Y, por último, nos queda ese tempo heredado de las partes más contemplativas de Valhalla Rising (2009) y seña de identidad del director desde entonces. ¿Por qué esta maldita serie es tan deliberadamente lenta? En primer lugar, la morosidad contribuye a aumentar la tensión, puesto que se incardina en un relato abiertamente violento en el que los tiempos muertos siempre son la antesala del horror (ni que decir tiene que esa buscada parsimonia, la misma que hará huir a un buen puñado de espectadores, ayuda a que las secuencias cinéticas tengan un impacto superior precisamente a causa del cambio de velocidad que el director les imprime).
Ese ritmo laxo, sumado al uso del color, al encuadre pictórico y a los fraseos musicales de Cliff Martinez (cuyas composiciones no subrayan la dramaturgia, sino que crean ambiente o predisponen estados de ánimo; véase el uso de la música en los primeros compases de Copenhagen que anticipa la guerra de bandas que vendrá después), hacen de Copenhagen Cowboy un noir antinaturalista, una estilizada sucesión de subyugadores paisajes mentales atravesados por la corrupción que refleja esa extraña convivencia entre la belleza y la muerte, extremos que definen a la propia Miu y que sobrevuelan los seis episodios de una de las más arriesgadas producciones de Netflix hasta la fecha.

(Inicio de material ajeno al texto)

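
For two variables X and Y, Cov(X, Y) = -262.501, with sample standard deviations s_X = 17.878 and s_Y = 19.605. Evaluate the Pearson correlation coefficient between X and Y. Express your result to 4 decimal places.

r = Cov(X,Y) / (s_X · s_Y) = -262.501 / (17.878 × 19.605)
  = -262.501 / 350.4982 ≈ -0.7489

-0.7489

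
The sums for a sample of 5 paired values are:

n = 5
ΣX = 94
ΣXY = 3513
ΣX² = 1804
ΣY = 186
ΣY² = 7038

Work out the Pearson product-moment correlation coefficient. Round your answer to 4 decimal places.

0.2450

r = (nΣXY − ΣXΣY) / √[(nΣX² − (ΣX)²)(nΣY² − (ΣY)²)]
Numerator: 5×3513 − 94×186 = 81
Denominator: √[(9020 − 8836)(35190 − 34596)] = √[184 × 594] = 330.5995
r = 81 / 330.5995 ≈ 0.2450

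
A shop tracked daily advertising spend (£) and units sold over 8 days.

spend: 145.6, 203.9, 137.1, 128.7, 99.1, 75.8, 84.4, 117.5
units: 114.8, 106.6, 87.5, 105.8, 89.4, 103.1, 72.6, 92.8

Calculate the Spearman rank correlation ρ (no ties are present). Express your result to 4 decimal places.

Rank spend: 7, 8, 6, 5, 3, 1, 2, 4
Rank units: 8, 7, 2, 6, 3, 5, 1, 4
d = rank(spend) − rank(units): -1, 1, 4, -1, 0, -4, 1, 0; Σd² = 36
ρ = 1 − 6Σd² / [n(n²−1)] = 1 − 6×36 / (8×63) = 1 − 216/504 ≈ 0.5714

0.5714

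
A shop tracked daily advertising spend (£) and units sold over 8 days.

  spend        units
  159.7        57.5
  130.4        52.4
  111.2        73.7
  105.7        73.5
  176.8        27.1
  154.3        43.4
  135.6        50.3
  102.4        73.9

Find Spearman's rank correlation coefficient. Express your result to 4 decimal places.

Rank spend: 7, 4, 3, 2, 8, 6, 5, 1
Rank units: 5, 4, 7, 6, 1, 2, 3, 8
d = rank(spend) − rank(units): 2, 0, -4, -4, 7, 4, 2, -7; Σd² = 154
ρ = 1 − 6Σd² / [n(n²−1)] = 1 − 6×154 / (8×63) = 1 − 924/504 ≈ -0.8333

-0.8333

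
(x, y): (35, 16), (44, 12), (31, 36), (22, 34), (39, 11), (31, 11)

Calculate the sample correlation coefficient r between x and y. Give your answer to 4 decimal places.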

Hemos dejado voluntariamente a un lado el elemento sobrenatural incorporado por Miu que, no obstante, excede su presencia y sus habilidades curativas ajenas a toda ciencia. Su don abre la puerta para que, en un relato de esencia hard-boiled, entre el fantástico, representado aquí por Nicklas —el Mason Verger de Hannibal injertado de vampiro— y su hipersexualizada familia.
Así, mientras la lógica argumental transita por las vías de la novela pulp, el ADN cuasi superheroico de una protagonista de orígenes inciertos y la génesis vampírica de su némesis —de eso va esta primera temporada, de procurarle a Miu una enemiga a su altura después de que se haya cargado a todos los monstruos del (video)juego— facilitan una hibridación genérica que ya se encontraba en The Neon Demon (2016) y que aquí se articula mediante proyecciones oníricas —Miu se duerme y acto seguido vemos como se prende fuego la casa en la que vive Rosella (Dragana Milutinovic); Niklas soñando que sacrifica a su madre para, con su sangre, dar vida a su hermana— que terminan convirtiéndose en realidad y que establecen una tipología distinta de relación entre los personajes; otra composición dual más en esta teleserie binomial, consecuente e hipnótica (absténganse los amantes de la narración pura; aquí la apuesta es muy otra, aunque nos cuenten una historia. Avisados quedan).